Kathleen James-Chakraborty, a Professor of Art History in University College Dublin (UCD), wrote to The Irish Times criticising Irish universities’ approach to the QS World University Rankings. Eunan O’Halpin, a Professor of Contemporary Irish History in Trinity College Dublin, responded to her letter in agreement.

It was reported that many Irish universities, including UCD, have climbed up the QS (Quacquarelli Symonds) World University Rankings. QS publishes university rankings annually and it is the most popular source of comparative data about university performance worldwide. They judge universities on a list of criteria including academic reputation, employer reputation, faculty/student ratio, citations per faculty, international faculty ratio and international student ratio.

James-Chakraborty outlined in the letter how she disagreed with the validity of some of these criteria, including citations per faculty and international faculty ratio. O’Halpin added that the QS did not include academic freedom of inquiry on the list. James-Chakraborty told The College Tribune that she believes we are the only country in the EU to take the QS university rankings into serious consideration.

On the subject of citations per faculty James-Chakraborty said, “when I taught at Berkeley… the people with top citations in chemistry all had them because they published things people vehemently disagreed with.” They were cited frequently because “they published controversial stuff that probably wasn’t true.” She added, “as a woman I know that my work is often used without being cited … people are much more likely to cite work by men and [especially] by white men.” To her, the number of citations could not be a credible measure of the quality of a university faculty because of these reasons.

UCD has strived to increase their international faculty ratio and now 42% of the staff are from abroad. In a hiring scheme for UCD last year, a candidate was marked out of 100. If this person was not from Ireland, they automatically won 5 points.
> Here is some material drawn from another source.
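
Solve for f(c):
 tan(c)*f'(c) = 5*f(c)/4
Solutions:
 f(c) = C1*sin(c)^(5/4)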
James-Chakraborty said, “I think it makes the job market for Irish academics much tougher … [when] one of our responsibilities is to educate Irish academics.” She welcomes diversity but she did not believe this kind of hiring scheme was fair.

Professor Eunan O’Halpin mentioned to The College Tribune how the QS university rankings do not consider the level of academic freedom of inquiry and discourse within universities. He suspects that this is a problem for academics in EU countries such as Poland or Hungary. For example, historians of modern Poland or modern Hungary meet objections from their governments who “don’t want serious research on the Holocaust” in case of it contesting their national narratives. According to him, QS does not place importance on university research challenging prevailing ideologies in society.

Both professors believe the system which the QS works by is flawed, particularly because they evaluate the sciences and the humanities in the same way; they fail to account for the major differences between the disciplines. They agree that the QS World University Rankings should be ignored by Irish universities altogether.